Décès du Prix Nobel de littérature et dramaturge italien, Dario Fo

Julien Helmlinger - 13.10.2016

Edition - International - Dario Fo - Nobel théâtre - décès


Ce jeudi le gouvernement italien a annoncé le décès à Milan du Prix Nobel de littérature en 1997, l'acteur et dramaturge Dario Fo, à l'âge de 90 ans. Adulé pour son esprit subversif, auteur entre autres de la satire politique La mort acidentelle d'un anarchiste, et Faut pas payer !, l'écrivain avait été admis à l'hôpital douze jours auparavant, précisent les médias locaux.

 

E' morto Dario Fo: Premio Nobel per la Letteratura

CC by 2.0 par Televisione Streaming

 

 

Le président du Conseil des ministres italien, Matteo Renzi, a adressé ses condoléances aux proches de l’homme de lettres et de planches. « Avec Dario Fo, l’Italie perd un des grands protagonistes du théâtre, de la culture, de la vie civile de notre pays. [...] Sa satire, sa recherche, son travail scénique, son activité artistique aux multiples facettes demeurent l’héritage d’un grand Italien dans le monde. »

 

Né en mars 1926 à San Giano sur le lac Maggiore, après la guerre l’écrivain a épousé Franca Rame en 1954, également comédienne, femme de lettres et politique italienne, mais aussi sa muse.
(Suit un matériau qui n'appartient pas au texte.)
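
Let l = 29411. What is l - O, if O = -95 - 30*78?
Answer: 31846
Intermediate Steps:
O = -2435 (O = -95 - 2340 = -2435)
l - O = 29411 - 1*(-2435) = 29411 + 2435 = 31846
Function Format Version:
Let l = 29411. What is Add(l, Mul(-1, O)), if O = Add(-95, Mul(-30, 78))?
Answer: 31846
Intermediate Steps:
O = -2435 (O = Add(-95, -2340) = -2435)
Add(l, Mul(-1, O)) = Add(29411, Mul(-1, -2435)) = Add(29411, 2435) = 31846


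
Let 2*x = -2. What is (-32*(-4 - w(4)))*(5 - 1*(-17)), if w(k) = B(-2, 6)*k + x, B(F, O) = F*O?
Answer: -31680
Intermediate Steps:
x = -1 (x = (1/2)*(-2) = -1)
w(k) = -1 - 12*k (w(k) = (-2*6)*k - 1 = -12*k - 1 = -1 - 12*k)
(-32*(-4 - w(4)))*(5 - 1*(-17)) = (-32*(-4 - (-1 - 12*4)))*(5 - 1*(-17)) = (-32*(-4 - (-1 - 48)))*(5 + 17) = -32*(-4 - 1*(-49))*22 = -32*(-4 + 49)*22 = -32*45*22 = -1440*22 = -31680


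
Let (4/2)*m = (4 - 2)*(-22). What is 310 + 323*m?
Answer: -6796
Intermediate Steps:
m = -22 (m = ((4 - 2)*(-22))/2 = (2*(-22))/2 = (½)*(-44) = -22)
310 + 323*m = 310 + 323*(-22) = 310 - 7106 = -6796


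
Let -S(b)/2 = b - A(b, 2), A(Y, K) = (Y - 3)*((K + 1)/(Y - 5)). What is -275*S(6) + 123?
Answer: -1527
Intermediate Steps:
A(Y, K) = (1 + K)*(-3 + Y)/(-5 + Y) (A(Y, K) = (-3 + Y)*((1 + K)/(-5 + Y)) = (1 + K)*(-3 + Y)/(-5 + Y))
S(b) = -2*b + 2*(-9 + 3*b)/(-5 + b) (S(b) = -2*(b - (-3 + b - 3*2 + 2*b)/(-5 + b)) = -2*(b - (-3 + b - 6 + 2*b)/(-5 + b)) = -2*(b - (-9 + 3*b)/(-5 + b)) = -2*b + 2*(-9 + 3*b)/(-5 + b))
-275*S(6) + 123 = -550*(-9 - 1*6² + 8*6)/(-5 + 6) + 123 = -550*(-9 - 1*36 + 48)/1 + 123 = -550*(-9 - 36 + 48) + 123 = -550*3 + 123 = -275*6 + 123 = -1650 + 123 = -1527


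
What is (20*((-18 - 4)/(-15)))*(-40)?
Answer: -3520/3 ≈ -1173.3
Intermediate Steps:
(20*((-18 - 4)/(-15)))*(-40) = (20*(-22*(-1/15)))*(-40) = (20*(22/15))*(-40) = (88/3)*(-40) = -3520/3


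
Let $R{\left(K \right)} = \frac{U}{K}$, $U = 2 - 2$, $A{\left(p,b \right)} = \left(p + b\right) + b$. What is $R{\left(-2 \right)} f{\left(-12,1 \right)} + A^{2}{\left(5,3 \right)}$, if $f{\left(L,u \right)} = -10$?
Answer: $121$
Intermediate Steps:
$A{\left(p,b \right)} = p + 2 b$ ($A{\left(p,b \right)} = \left(b + p\right) + b = p + 2 b$)
$U = 0$ ($U = 2 - 2 = 0$)
$R{\left(K \right)} = 0$ ($R{\left(K \right)} = \frac{0}{K} = 0$)
$R{\left(-2 \right)} f{\left(-12,1 \right)} + A^{2}{\left(5,3 \right)} = 0 \left(-10\right) + \left(5 + 2 \cdot 3\right)^{2} = 0 + \left(5 + 6\right)^{2} = 0 + 11^{2} = 0 + 121 = 121$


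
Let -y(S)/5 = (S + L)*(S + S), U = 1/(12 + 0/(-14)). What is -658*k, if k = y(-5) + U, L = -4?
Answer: 1776271/6 ≈ 2.9605e+5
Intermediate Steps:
U = 1/12 (U = 1/(12 + 0*(-1/14)) = 1/(12 + 0) = 1/12 ≈ 0.083333)
y(S) = -10*S*(-4 + S) (y(S) = -5*(S - 4)*(S + S) = -5*(-4 + S)*2*S = -10*S*(-4 + S))
k = -5399/12 (k = 10*(-5)*(4 - 1*(-5)) + 1/12 = 10*(-5)*(4 + 5) + 1/12 = 10*(-5)*9 + 1/12 = -450 + 1/12 = -5399/12 ≈ -449.92)
-658*k = -658*(-5399/12) = 1776271/6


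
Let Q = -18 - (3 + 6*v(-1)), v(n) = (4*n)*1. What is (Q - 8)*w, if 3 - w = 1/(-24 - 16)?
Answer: -121/8 ≈ -15.125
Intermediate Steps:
v(n) = 4*n
w = 121/40 (w = 3 - 1/(-24 - 16) = 3 - 1/(-40) = 3 - 1*(-1/40) = 3 + 1/40 = 121/40 ≈ 3.0250)
Q = 3 (Q = -18 - (3 + 6*(4*(-1))) = -18 - (3 + 6*(-4)) = -18 - (3 - 24) = -18 - 1*(-21) = -18 + 21 = 3)
(Q - 8)*w = (3 - 8)*(121/40) = -5*121/40 = -121/8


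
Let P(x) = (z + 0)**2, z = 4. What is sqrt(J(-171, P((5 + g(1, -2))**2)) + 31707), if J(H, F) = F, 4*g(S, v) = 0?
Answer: sqrt(31723) ≈ 178.11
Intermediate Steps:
g(S, v) = 0 (g(S, v) = (1/4)*0 = 0)
P(x) = 16 (P(x) = (4 + 0)**2 = 4**2 = 16)
sqrt(J(-171, P((5 + g(1, -2))**2)) + 31707) = sqrt(16 + 31707) = sqrt(31723)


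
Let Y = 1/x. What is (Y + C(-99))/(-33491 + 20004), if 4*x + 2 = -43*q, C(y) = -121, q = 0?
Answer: 123/13487 ≈ 0.0091199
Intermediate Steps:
x = -½ (x = -½ + (-43*0)/4 = -½ + (¼)*0 = -½ + 0 = -½ ≈ -0.50000)
Y = -2 (Y = 1/(-½) = -2)
(Y + C(-99))/(-33491 + 20004) = (-2 - 121)/(-33491 + 20004) = -123/(-13487) = -123*(-1/13487) = 123/13487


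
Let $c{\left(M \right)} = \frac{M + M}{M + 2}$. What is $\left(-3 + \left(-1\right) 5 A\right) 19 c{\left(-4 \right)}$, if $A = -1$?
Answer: $152$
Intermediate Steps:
$c{\left(M \right)} = \frac{2 M}{2 + M}$
$\left(-3 + \left(-1\right) 5 A\right) 19 c{\left(-4 \right)} = \left(-3 + \left(-1\right) 5 \left(-1\right)\right) 19 \cdot 2 \left(-4\right) \frac{1}{2 - 4} = \left(-3 - -5\right) 19 \cdot 2 \left(-4\right) \frac{1}{-2} = \left(-3 + 5\right) 19 \cdot 2 \left(-4\right) \left(- \frac{1}{2}\right) = 2 \cdot 19 \cdot 4 = 38 \cdot 4 = 152$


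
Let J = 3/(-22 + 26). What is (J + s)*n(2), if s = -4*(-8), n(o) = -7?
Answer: -917/4 ≈ -229.25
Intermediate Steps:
s = 32
J = ¾ (J = 3/4 = 3*(¼) = ¾ ≈ 0.75000)
(J + s)*n(2) = (¾ + 32)*(-7) = (131/4)*(-7) = -917/4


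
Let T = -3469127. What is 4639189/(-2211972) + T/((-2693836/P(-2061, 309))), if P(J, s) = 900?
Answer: 1723438348815149/1489672451148 ≈ 1156.9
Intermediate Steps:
4639189/(-2211972) + T/((-2693836/P(-2061, 309))) = 4639189/(-2211972) - 3469127/((-2693836/900)) = 4639189*(-1/2211972) - 3469127/((-2693836*1/900)) = -4639189/2211972 - 3469127/(-673459/225) = -4639189/2211972 - 3469127*(-225/673459) = -4639189/2211972 + 780553575/673459 = 1723438348815149/1489672451148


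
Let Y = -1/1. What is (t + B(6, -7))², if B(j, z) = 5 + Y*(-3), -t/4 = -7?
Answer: 1296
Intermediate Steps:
t = 28 (t = -4*(-7) = 28)
Y = -1 (Y = -1*1 = -1)
B(j, z) = 8 (B(j, z) = 5 - 1*(-3) = 5 + 3 = 8)
(t + B(6, -7))² = (28 + 8)² = 36² = 1296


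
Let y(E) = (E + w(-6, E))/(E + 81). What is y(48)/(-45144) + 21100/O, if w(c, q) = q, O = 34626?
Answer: 853292566/1400327379 ≈ 0.60935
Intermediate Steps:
y(E) = 2*E/(81 + E) (y(E) = (E + E)/(E + 81) = (2*E)/(81 + E) = 2*E/(81 + E))
y(48)/(-45144) + 21100/O = (2*48/(81 + 48))/(-45144) + 21100/34626 = (2*48/129)*(-1/45144) + 21100*(1/34626) = (2*48*(1/129))*(-1/45144) + 10550/17313 = (32/43)*(-1/45144) + 10550/17313 = -4/242649 + 10550/17313 = 853292566/1400327379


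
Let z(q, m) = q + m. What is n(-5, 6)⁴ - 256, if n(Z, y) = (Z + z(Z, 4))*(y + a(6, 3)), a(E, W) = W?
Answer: 8502800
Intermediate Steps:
z(q, m) = m + q
n(Z, y) = (3 + y)*(4 + 2*Z) (n(Z, y) = (Z + (4 + Z))*(y + 3) = (4 + 2*Z)*(3 + y) = (3 + y)*(4 + 2*Z))
n(-5, 6)⁴ - 256 = (12 + 6*(-5) - 5*6 + 6*(4 - 5))⁴ - 256 = (12 - 30 - 30 + 6*(-1))⁴ - 256 = (12 - 30 - 30 - 6)⁴ - 256 = (-54)⁴ - 256 = 8503056 - 256 = 8502800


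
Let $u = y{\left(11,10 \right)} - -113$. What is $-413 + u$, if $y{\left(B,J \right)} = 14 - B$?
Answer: $-297$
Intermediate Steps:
$u = 116$ ($u = \left(14 - 11\right) - -113 = \left(14 - 11\right) + 113 = 3 + 113 = 116$)
$-413 + u = -413 + 116 = -297$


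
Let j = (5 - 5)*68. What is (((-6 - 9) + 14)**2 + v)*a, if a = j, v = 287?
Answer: 0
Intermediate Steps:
j = 0 (j = 0*68 = 0)
a = 0
(((-6 - 9) + 14)**2 + v)*a = (((-6 - 9) + 14)**2 + 287)*0 = ((-15 + 14)**2 + 287)*0 = ((-1)**2 + 287)*0 = (1 + 287)*0 = 288*0 = 0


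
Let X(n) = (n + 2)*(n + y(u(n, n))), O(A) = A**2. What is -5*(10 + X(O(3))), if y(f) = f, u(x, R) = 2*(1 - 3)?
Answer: -325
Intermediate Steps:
u(x, R) = -4 (u(x, R) = 2*(-2) = -4)
X(n) = (-4 + n)*(2 + n) (X(n) = (n + 2)*(n - 4) = (2 + n)*(-4 + n) = (-4 + n)*(2 + n))
-5*(10 + X(O(3))) = -5*(10 + (-8 + (3**2)**2 - 2*3**2)) = -5*(10 + (-8 + 9**2 - 2*9)) = -5*(10 + (-8 + 81 - 18)) = -5*(10 + 55) = -5*65 = -325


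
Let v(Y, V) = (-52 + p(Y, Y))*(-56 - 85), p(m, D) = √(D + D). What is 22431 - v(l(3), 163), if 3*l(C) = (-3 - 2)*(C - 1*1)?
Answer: 15099 + 94*I*√15 ≈ 15099.0 + 364.06*I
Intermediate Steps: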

Il se fit connaître en ce temps-là par une série de monologues qui l’ont porté à la radio nationale où il a animé son propre show. Le couple a établi la compagnie de théâtre Fo-Rame en 1957.

 

Ecrivain et dramaturge anti-conformiste, Dario Fo plaçait la culture et la connaissance comme socles à la liberté, l’égalité et la justice. Homme engagé, auteur d’un théâtre tragi-comique, ses pièces ont su interroger en permanence la société. Il incarne un échange fécond sur la place d’un théâtre éthique et politique dans nos deux pays. Audrey Azoulay

 

Engagé tout au long de sa vie, aux élections de 2013, Dario Fo avait fait partie des soutiens au comique Beppe Grillo. Dans la presse il n’avait pas manqué d’adresser ses piques à l’opposant Matteo Renzi. Une partie du public l’adule pour son côté subversif, quand l’autre aurait parfois préféré pouvoir le museler. 

 

Ironie du sort, c'est ce 13 octobre que le Prix Nobel de littérature doit être annoncé à Stockholm.

 

Dario Fo, qui imite les bouffons du Moyen Âge, en flagellant l’autorité et faisant respecter la dignité des opprimés.